Naturally, her year-end literacy scores reflect the advantages those students enjoy, leading to more requests in subsequent years.

Mrs. Garrick’s students working in the computer lab.

See data on reading performance and socioeconomic status below:

Paula knows that talking to Mrs. Claridge about her idolatry of Julie Garrick is useless, but she can’t help herself. “You have to understand that not all children come to school, like yours did, having been read to a lot and taught their ABCs. You made their teachers’ jobs easier. Some kids come to school with no knowledge of print and letters at all. Those kids need extra help, and that’s why we’re starting Reading Champs.”

Mrs. Claridge ignores her comment as she slides her purse to the back of the counter. “Well, I’m here to help. Tell me what to do.”

Ruth attends her first Reading Champs training session.

It is early September on a Thursday afternoon. Ruth locks her car in front of Hagerman Elementary School, pulls her summer jacket over her ample waist, and hesitates before starting toward the school. She looks down at her sandaled feet and wills them to move across the blacktop.

A red Honda pulls up and parks beside her. Two women about her age get out, smiling. “Hi. Are you here for the Reading Champs meeting?” Thankful for the rescue, Ruth joins these women as they chat and make their way to the school library.

Artrice Harris is just beginning as they enter and find seats. “First, take a look at the materials in the tutoring boxes on each table. You’ll find books, word study activities, and other writing materials.”

As she reaches for the box, Ruth looks around, feeling self-conscious in her tiny chair, wondering if she was ever really that small. There are 15 other volunteers, a mixture of seniors, college students, and parents.

“When the children first come into the tutoring program, they will have already been assessed to see what they know about reading and spelling. We use this information to design our first lesson plans. As the year progresses, we’ll talk with you, reassess the students, and adjust the plans as needed. What we’re going to do now is show you a short presentation that will help you understand phonics and fluency instruction.

Click here to view the power point presentation on phonics and fluency.

Artrice Harris flipped on the lights. “Now that we’ve been reminded of just how hard it is to learn to read and write, let’s think about how we’ll help these students. Take a look at the sample lesson plans in your box.”

The group was split into pairs, and Artrice directed them to practice the lesson activities. Ruth found herself “teaching” George who was seated to her right. He warmed quickly to the idea of sorting picture/word cards despite his towering size and baritone voice. It seemed to Ruth that the training session ended too soon. She wound up having a wonderful time.

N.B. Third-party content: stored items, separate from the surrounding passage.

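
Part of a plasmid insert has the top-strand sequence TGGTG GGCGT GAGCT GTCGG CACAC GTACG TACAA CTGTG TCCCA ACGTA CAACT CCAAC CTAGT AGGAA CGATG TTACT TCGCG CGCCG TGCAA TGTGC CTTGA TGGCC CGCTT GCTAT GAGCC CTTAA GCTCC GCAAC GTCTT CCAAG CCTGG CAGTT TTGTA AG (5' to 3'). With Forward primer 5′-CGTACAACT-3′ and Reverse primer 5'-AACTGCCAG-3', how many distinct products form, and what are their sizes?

Two products: 132 bp, 114 bp

The forward primer CGTACAACT matches the top strand at positions 29–37, 47–55.
The reverse primer's reverse complement is CTGGCAGTT, matching at positions 152–160.
Each forward site pairs with the reverse site to give a product ending at position 160: sizes 132, 114 bp.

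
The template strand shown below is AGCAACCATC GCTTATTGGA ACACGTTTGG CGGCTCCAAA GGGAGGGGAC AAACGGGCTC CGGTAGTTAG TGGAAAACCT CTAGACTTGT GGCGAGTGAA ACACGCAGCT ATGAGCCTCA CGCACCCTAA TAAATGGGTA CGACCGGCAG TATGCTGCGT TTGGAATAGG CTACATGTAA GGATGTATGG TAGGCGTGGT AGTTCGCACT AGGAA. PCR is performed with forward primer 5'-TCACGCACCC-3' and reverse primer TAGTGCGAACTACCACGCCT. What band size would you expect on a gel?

94 bp

Scanning the template, TCACGCACCC occurs at positions 118–127; this primer anneals to the bottom strand there with its 3' end pointing downstream.
The reverse primer's reverse complement is AGGCGTGGTAGTTCGCACTA, which matches the template at positions 192–211.
The product runs from position 118 to position 211, so its length is 211 − 118 + 1 = 94 bp.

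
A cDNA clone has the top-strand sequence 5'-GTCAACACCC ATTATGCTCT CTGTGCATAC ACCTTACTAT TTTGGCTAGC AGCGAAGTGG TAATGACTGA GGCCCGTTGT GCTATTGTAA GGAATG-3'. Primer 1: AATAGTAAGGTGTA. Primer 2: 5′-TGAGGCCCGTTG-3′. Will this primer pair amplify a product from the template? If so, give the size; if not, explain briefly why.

No product — the primers' 3' ends point away from each other.

Primer 1 (AATAGTAAGGTGTA) has reverse complement TACACCTTACTATT, which matches the top strand at positions 28–41; primer 1 anneals to the top strand there with its 3' end pointing upstream toward position 28.
Primer 2 (TGAGGCCCGTTG) matches the top strand directly at positions 68–79; it anneals to the bottom strand with its 3' end pointing downstream toward position 79.
The 3' ends diverge (primer 1 extends toward position 1, primer 2 toward position 96), so the primers never converge on a shared product.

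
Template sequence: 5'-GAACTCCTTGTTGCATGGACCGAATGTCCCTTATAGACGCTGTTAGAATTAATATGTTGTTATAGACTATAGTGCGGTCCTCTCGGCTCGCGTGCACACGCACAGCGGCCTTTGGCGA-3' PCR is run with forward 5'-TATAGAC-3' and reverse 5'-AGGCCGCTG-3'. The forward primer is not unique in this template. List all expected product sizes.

The forward primer TATAGAC matches the top strand at positions 32–38, 61–67.
The reverse primer's reverse complement is CAGCGGCCT, matching at positions 103–111.
Each forward site pairs with the reverse site to give a product ending at position 111: sizes 80, 51 bp.

80 bp, 51 bp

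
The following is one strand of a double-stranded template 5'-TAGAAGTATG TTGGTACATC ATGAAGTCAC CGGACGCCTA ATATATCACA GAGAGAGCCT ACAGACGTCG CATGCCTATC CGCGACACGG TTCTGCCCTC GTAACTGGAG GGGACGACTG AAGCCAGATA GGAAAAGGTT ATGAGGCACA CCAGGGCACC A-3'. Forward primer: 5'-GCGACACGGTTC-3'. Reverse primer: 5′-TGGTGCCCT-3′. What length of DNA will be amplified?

80 bp

The forward primer matches the template at positions 82–93.
Reverse complement of the reverse primer: AGGGCACCA. This occurs on the top strand at positions 153–161.
The product runs from position 82 to position 161, so its length is 161 − 82 + 1 = 80 bp.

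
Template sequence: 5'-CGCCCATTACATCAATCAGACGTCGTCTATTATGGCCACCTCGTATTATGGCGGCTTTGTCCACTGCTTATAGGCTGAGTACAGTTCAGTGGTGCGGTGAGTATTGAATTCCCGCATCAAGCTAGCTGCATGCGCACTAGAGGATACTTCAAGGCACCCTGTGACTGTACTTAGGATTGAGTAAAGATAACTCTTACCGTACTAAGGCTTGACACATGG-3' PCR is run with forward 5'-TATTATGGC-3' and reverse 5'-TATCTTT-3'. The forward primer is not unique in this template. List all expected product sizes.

162 bp, 146 bp

The forward primer TATTATGGC matches the top strand at positions 28–36, 44–52.
The reverse primer's reverse complement is AAAGATA, matching at positions 183–189.
Each forward site pairs with the reverse site to give a product ending at position 189: sizes 162, 146 bp.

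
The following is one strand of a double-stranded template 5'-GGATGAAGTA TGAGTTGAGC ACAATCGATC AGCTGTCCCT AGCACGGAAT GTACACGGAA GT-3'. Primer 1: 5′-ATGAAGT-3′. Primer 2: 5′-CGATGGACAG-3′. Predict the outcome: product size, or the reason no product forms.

No product — primer 2 has no binding site in the template.

Primer 2 (CGATGGACAG) does not match the top strand, and its reverse complement CTGTCCATCG does not match either.
With no annealing site for primer 2, no amplification occurs.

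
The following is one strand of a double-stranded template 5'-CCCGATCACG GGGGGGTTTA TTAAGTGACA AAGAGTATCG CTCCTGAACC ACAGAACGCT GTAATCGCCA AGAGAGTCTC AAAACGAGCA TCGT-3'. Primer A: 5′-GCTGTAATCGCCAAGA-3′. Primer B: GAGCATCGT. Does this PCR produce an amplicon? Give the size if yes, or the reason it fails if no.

Primer A (GCTGTAATCGCCAAGA) matches the top strand at positions 58–73 (3' end points downstream).
Primer B (GAGCATCGT) also matches the top strand directly, at positions 86–94 — its reverse complement ACGATGCTC is not present.
Both primers anneal to the bottom strand with 3' ends pointing the same way, so neither can prime synthesis back toward the other.

No product — both primers anneal to the same strand and extend in the same direction.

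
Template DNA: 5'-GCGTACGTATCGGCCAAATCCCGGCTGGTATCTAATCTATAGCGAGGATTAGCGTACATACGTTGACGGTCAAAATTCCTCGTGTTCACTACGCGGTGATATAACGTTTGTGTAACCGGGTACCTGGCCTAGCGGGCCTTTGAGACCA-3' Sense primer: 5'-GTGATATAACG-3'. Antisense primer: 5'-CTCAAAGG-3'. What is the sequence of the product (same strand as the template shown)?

5'-GTGATATAACGTTTGTGTAACCGGGTACCTGGCCTAGCGGGCCTTTGAG-3'

Forward primer GTGATATAACG is found on the top strand at positions 96–106.
The reverse primer's reverse complement is CCTTTGAG, which matches the template at positions 137–144.
The product is the template from position 96 through 144 (49 bp).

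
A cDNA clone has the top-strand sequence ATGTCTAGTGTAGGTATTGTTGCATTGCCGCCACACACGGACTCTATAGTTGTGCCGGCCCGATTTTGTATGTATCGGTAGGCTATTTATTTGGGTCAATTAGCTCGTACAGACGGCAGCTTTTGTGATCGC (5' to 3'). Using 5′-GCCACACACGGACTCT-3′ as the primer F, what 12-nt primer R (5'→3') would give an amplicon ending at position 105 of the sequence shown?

The forward primer binds at positions 30–45; the product's 3' end on the top strand is position 105.
The reverse primer anneals to the top strand over positions 94–105, i.e. to GGTCAATTAGCT.
Its sequence written 5'→3' is the reverse complement: AGCTAATTGACC.

5'-AGCTAATTGACC-3'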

See the sample lesson plan below:

After three months, Ruth and second-grader Natalie have settled into a comfortable routine.

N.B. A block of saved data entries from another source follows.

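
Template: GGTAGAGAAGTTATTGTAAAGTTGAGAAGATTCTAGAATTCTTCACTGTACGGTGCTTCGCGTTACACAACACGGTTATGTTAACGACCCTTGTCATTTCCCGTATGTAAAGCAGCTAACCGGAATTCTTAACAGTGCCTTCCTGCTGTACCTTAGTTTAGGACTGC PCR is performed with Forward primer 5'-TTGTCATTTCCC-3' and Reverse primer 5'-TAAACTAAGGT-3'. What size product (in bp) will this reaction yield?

Forward primer TTGTCATTTCCC is found on the top strand at positions 91–102.
Reverse complement of the reverse primer: ACCTTAGTTTA. This occurs on the top strand at positions 150–160.
Amplicon spans positions 91–160: 70 bp.

70 bp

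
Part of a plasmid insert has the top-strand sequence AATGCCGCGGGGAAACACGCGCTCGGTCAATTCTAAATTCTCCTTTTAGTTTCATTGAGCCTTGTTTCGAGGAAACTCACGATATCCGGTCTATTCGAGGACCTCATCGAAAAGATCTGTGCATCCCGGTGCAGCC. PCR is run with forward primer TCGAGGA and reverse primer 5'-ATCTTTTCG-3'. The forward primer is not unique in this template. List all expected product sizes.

50 bp, 22 bp

The forward primer TCGAGGA matches the top strand at positions 67–73, 95–101.
The reverse primer's reverse complement is CGAAAAGAT, matching at positions 108–116.
Each forward site pairs with the reverse site to give a product ending at position 116: sizes 50, 22 bp.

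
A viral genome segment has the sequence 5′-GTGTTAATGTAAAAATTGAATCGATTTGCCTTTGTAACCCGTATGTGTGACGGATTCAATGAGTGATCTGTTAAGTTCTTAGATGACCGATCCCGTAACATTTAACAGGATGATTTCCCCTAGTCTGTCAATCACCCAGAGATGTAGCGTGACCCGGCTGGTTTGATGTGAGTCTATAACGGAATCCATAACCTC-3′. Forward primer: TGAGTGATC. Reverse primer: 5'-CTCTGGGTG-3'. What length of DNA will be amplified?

82 bp

The forward primer matches the template at positions 60–68.
Reverse complement of the reverse primer: CACCCAGAG. This occurs on the top strand at positions 133–141.
Amplicon spans positions 60–141: 82 bp.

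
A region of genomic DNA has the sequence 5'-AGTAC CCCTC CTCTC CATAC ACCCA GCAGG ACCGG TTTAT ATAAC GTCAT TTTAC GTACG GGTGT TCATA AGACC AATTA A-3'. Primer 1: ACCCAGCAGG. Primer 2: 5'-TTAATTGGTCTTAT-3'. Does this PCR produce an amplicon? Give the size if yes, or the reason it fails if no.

Yes — a 61 bp product.

Primer 1 (ACCCAGCAGG) matches the top strand at positions 21–30; it acts as a forward primer.
Primer 2's reverse complement is ATAAGACCAATTAA, matching the top strand at positions 68–81; it acts as a reverse primer.
The 3' ends face each other across positions 21–81, giving a 61 bp product.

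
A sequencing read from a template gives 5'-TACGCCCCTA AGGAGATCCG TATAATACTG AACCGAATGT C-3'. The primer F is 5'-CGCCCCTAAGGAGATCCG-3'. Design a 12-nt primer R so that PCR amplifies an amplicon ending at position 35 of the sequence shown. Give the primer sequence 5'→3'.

5'-CGGTTCAGTATT-3'

The forward primer binds at positions 3–20; the product's 3' end on the top strand is position 35.
The reverse primer anneals to the top strand over positions 24–35, i.e. to AATACTGAACCG.
Its sequence written 5'→3' is the reverse complement: CGGTTCAGTATT.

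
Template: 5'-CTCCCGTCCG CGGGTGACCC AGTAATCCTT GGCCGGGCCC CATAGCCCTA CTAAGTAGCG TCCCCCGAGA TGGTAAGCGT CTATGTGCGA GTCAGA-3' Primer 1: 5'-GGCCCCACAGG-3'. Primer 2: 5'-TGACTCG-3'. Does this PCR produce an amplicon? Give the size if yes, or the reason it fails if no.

Primer 1 (GGCCCCACAGG) does not match the top strand, and its reverse complement CCTGTGGGGCC does not match either.
With no annealing site for primer 1, no amplification occurs.

No product — primer 1 has no binding site in the template.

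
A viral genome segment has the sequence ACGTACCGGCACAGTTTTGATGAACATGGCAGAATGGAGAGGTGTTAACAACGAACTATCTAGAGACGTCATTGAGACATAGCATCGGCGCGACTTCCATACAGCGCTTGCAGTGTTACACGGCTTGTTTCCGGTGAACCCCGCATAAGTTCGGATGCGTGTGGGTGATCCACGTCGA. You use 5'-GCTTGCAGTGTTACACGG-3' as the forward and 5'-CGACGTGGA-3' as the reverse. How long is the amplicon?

72 bp

Forward primer GCTTGCAGTGTTACACGG is found on the top strand at positions 106–123.
Taking the reverse complement of CGACGTGGA gives TCCACGTCG, found at positions 169–177 on the template; the primer anneals here to the top strand with its 3' end pointing upstream.
The product runs from position 106 to position 177, so its length is 177 − 106 + 1 = 72 bp.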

It is early November, and the tutoring program has been in full swing since the second week of the school year. At 10:55 A.M. Natalie is hurrying down the hall toward the Reading Champs’ room, dragging her pencil eraser along the tiled wall as she goes.

Natalie thinks that her tutoring sessions are hard work, but she loves them. She loves reading with her tutor, she loves writing and drawing, and she loves being able to pick out a book to take home. Most of all, Natalie loves Ruth Wimbash.

As the classroom door swings closed behind her, Natalie glances around and makes her way toward Ruth. “Hey, kiddo, how are you?” Ruth pats the seat next to her and Natalie scoots in beaming.

Natalie enjoys her tutoring sessions with Ruth Wimbash.

Ruth is growing more and more comfortable with her tutoring skills. She pulls out a baggie from the tutoring box and uses the picture and word cards to move through a word sort activities like an old pro.

See Natalie’s recent spelling assessment below:

See Natalie’s lesson plan below:

After the sorting, Ruth finishes this lesson by asking Natalie to write the sentence: “The truck sat in the grass.” Artrice stops by to watch her write and help her sound out “truck.”

Finally, they get to Natalie’s favorite part of the tutoring session. Ruth introduces a new book,—one that uses a lot of words starting with the “dr” and “tr” blends—The River Grows, by Gale Clifford. Before beginning the reading, Ruth takes care to jot down the title and the date on Natalie’s Reading Champs progress sheet.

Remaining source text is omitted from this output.